Twenty-five percent of Americans across all age groups admit they are not saving at all for retirement, or are unsure, according to a new survey. 

The Country Financial Security Index found that 38 percent of those 40 and older said they regret decisions they have made with their retirement savings, with 47 percent of them admitting they did not start to save early enough. Nearly half (46 percent) of the survey respondents said it is not possible for a typical middle-income family to save for a secure retirement.

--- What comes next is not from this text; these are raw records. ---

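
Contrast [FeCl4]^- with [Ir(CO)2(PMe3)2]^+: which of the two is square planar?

[Ir(CO)2(PMe3)2]^+

For [FeCl4]^-: Ligand charges: each chloride is −1. With an overall charge of −1 the iron centre must be in the +3 oxidation state. Group 8 minus oxidation state 3 gives a d⁵ configuration. A high-spin d⁵ ion has zero CFSE in either geometry, so four ligands adopt the sterically favoured tetrahedral geometry. → tetrahedral.
For [Ir(CO)2(PMe3)2]^+: Carbonyl is neutral; trimethylphosphine is neutral; balancing the +1 overall charge requires Ir(I). Group 9 minus oxidation state 1 gives a d⁸ configuration. A 5d d⁸ ion has a large crystal-field splitting; square planar leaves the high-energy d_{x²−y²} orbital empty and maximises CFSE. → square planar.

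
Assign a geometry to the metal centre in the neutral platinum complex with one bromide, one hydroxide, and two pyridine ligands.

Each bromide is −1; each hydroxide is −1; pyridine is neutral; balancing the 0 overall charge requires Pt(II).
Pt sits in group 10, so the d-electron count is 10 − 2 = 8.
With 4 monodentate ligands the coordination number is 4.
A 5d d⁸ ion has a large crystal-field splitting; square planar leaves the high-energy d_{x²−y²} orbital empty and maximises CFSE.

square planar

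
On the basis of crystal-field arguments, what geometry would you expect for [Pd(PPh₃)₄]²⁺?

Ligand charges: triphenylphosphine is neutral. With an overall charge of +2 the palladium centre must be in the +2 oxidation state.
Palladium is a group-10 element; Pd(II) is therefore d⁸.
Coordination number: 4.
A 4d d⁸ ion has a large crystal-field splitting; square planar leaves the high-energy d_{x²−y²} orbital empty and maximises CFSE.

square planar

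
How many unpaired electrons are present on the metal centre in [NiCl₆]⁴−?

2

Ligand charges: each chloride is −1. With an overall charge of −4 the nickel centre must be in the +2 oxidation state.
Ni sits in group 10, so the d-electron count is 10 − 2 = 8.
In an octahedral field the d⁸ configuration is t₂g⁶e_g² (only one arrangement possible), giving 2 unpaired electrons.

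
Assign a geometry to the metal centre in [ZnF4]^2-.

Ligand charges: each fluoride is −1. With an overall charge of −2 the zinc centre must be in the +2 oxidation state.
Zn sits in group 12, so the d-electron count is 12 − 2 = 10.
With 4 monodentate ligands the coordination number is 4.
A d¹⁰ ion has no crystal-field stabilisation preference between square planar and tetrahedral, so four ligands adopt the sterically favoured tetrahedral geometry.

tetrahedral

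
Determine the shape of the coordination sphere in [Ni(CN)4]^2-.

square planar

Each cyanide is −1; balancing the −2 overall charge requires Ni(II).
Ni sits in group 10, so the d-electron count is 10 − 2 = 8.
With 4 monodentate ligands the coordination number is 4.
Cyanide is a strong-field ligand (high in the spectrochemical series).
A 3d d⁸ ion with strong-field ligands gains enough CFSE to favour square planar over tetrahedral.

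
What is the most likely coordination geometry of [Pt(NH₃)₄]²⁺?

Ligand charges: ammonia is neutral. With an overall charge of +2 the platinum centre must be in the +2 oxidation state.
Pt sits in group 10, so the d-electron count is 10 − 2 = 8.
With 4 monodentate ligands the coordination number is 4.
A 5d d⁸ ion has a large crystal-field splitting; square planar leaves the high-energy d_{x²−y²} orbital empty and maximises CFSE.

square planar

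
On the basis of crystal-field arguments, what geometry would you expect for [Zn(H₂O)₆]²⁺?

octahedral

Ligand charges: water is neutral. With an overall charge of +2 the zinc centre must be in the +2 oxidation state.
Zn sits in group 12, so the d-electron count is 12 − 2 = 10.
With 6 monodentate ligands the coordination number is 6.
Six donors around a single metal centre give an octahedral coordination sphere.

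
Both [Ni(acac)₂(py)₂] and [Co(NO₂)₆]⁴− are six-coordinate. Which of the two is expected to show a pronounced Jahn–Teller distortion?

[Co(NO₂)₆]⁴−

[Ni(acac)₂(py)₂]: Each acetylacetonate is −1; pyridine is neutral; balancing the 0 overall charge requires Ni(II). Ni sits in group 10, so the d-electron count is 10 − 2 = 8. The d⁸ configuration leaves the e_g set evenly filled (or empty) — no strong Jahn–Teller driving force.
[Co(NO₂)₆]⁴−: Summing ligand charges against the −4 overall charge gives an oxidation state of +2 for cobalt. Group 9 minus oxidation state 2 gives a d⁷ configuration. Nitro (N-bound nitrite) is a strong-field ligand (high in the spectrochemical series) for a first-row metal, so the complex is low-spin. The t₂g⁶e_g¹ (low-spin) configuration has an unevenly filled e_g set; the Jahn–Teller theorem predicts a tetragonal distortion (typically axial elongation) to lift the degeneracy.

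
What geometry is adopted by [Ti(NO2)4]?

tetrahedral

Ligand charges: each nitro (N-bound nitrite) is −1. With an overall charge of 0 the titanium centre must be in the +4 oxidation state.
Group 4 minus oxidation state 4 gives a d⁰ configuration.
With 4 monodentate ligands the coordination number is 4.
A d⁰ ion has no crystal-field stabilisation preference between square planar and tetrahedral, so four ligands adopt the sterically favoured tetrahedral geometry.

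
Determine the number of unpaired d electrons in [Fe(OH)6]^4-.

Ligand charges: each hydroxide is −1. With an overall charge of −4 the iron centre must be in the +2 oxidation state.
Group 8 minus oxidation state 2 gives a d⁶ configuration.
The spin state decides the count: Hydroxide is a weak-field ligand for a first-row metal, so the complex is high-spin.
An octahedral high-spin d⁶ ion is t₂g⁴e_g², giving 4 unpaired electrons.

4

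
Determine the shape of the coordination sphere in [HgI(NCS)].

linear

Each iodide is −1; each isothiocyanate is −1; balancing the 0 overall charge requires Hg(II).
Mercury is a group-12 element; Hg(II) is therefore d¹⁰.
Coordination number: 2.
A d¹⁰ ion with only two ligands adopts a linear arrangement (sp hybridisation; no CFSE preference).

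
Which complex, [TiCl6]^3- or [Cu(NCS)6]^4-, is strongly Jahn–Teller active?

[Cu(NCS)6]^4-

[TiCl6]^3-: Summing ligand charges against the −3 overall charge gives an oxidation state of +3 for titanium. Group 4 minus oxidation state 3 gives a d¹ configuration. The d¹ configuration leaves the e_g set evenly filled (or empty) — no strong Jahn–Teller driving force.
[Cu(NCS)6]^4-: Ligand charges: each isothiocyanate is −1. With an overall charge of −4 the copper centre must be in the +2 oxidation state. Cu sits in group 11, so the d-electron count is 11 − 2 = 9. The t₂g⁶e_g³ configuration has an unevenly filled e_g set; the Jahn–Teller theorem predicts a tetragonal distortion (typically axial elongation) to lift the degeneracy.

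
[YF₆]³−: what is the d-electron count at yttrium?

Each fluoride is −1; balancing the −3 overall charge requires Y(III).
Yttrium is a group-3 element; Y(III) is therefore d⁰.

d0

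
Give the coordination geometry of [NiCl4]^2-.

tetrahedral

Each chloride is −1; balancing the −2 overall charge requires Ni(II).
Ni sits in group 10, so the d-electron count is 10 − 2 = 8.
Coordination number: 4.
Chloride is a weak-field ligand.
With weak-field ligands the CFSE gain from square planar is small, so a 3d d⁸ ion takes the sterically preferred tetrahedral geometry.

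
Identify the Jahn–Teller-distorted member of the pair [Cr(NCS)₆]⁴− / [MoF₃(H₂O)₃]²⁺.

[Cr(NCS)₆]⁴−

[Cr(NCS)₆]⁴−: Summing ligand charges against the −4 overall charge gives an oxidation state of +2 for chromium. Chromium is a group-6 element; Cr(II) is therefore d⁴. Isothiocyanate is a weak-field ligand for a first-row metal, so the complex is high-spin. The t₂g³e_g¹ (high-spin) configuration has an unevenly filled e_g set; the Jahn–Teller theorem predicts a tetragonal distortion (typically axial elongation) to lift the degeneracy.
[MoF₃(H₂O)₃]²⁺: Ligand charges: each fluoride is −1; water is neutral. With an overall charge of +2 the molybdenum centre must be in the +5 oxidation state. Group 6 minus oxidation state 5 gives a d¹ configuration. The d¹ configuration leaves the e_g set evenly filled (or empty) — no strong Jahn–Teller driving force.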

“It’s a real wake-up call to see that so many Americans are not putting money towards their nest egg and are, in turn, generally concerned about retirement prospects,” said Country Financial director of wealth management Troy Frerichs in a statement. “My advice to those Americans who haven’t begun saving, and to those who have is save early and save often. Making retirement a priority is an important step in achieving long-term financial security and avoiding what appears to be the coming retirement crisis.”

A 55 percent majority of those surveyed said they either are not participating in a 401(k) plan or do not know. While 29 percent said a 401(k) is the primary way they are saving, most lack a diversified retirement portfolio as just 17 percent said they are using at least two different savings vehicles. Of the 45 percent who do have a 401(k), 30 percent do not know where their contributions are invested. However, 43 percent of the survey respondents said they check the health of their retirement savings every few months.

Twenty and thirty-somethings were more pessimistic about their retirement prospects than older respondents. Thirty-two percent of the respondents between the ages of 18 to 29 are not saving for retirement or are not sure, more than any other age group. More adults ages 30 to 39 said it’s not possible for a typical middle-income family to save for a secure retirement than any other age group (47 percent). Of the 44 percent of 18 to 29 year-olds who do participate in a 401(k) plan, 39 percent said they do not know where their contributions are invested.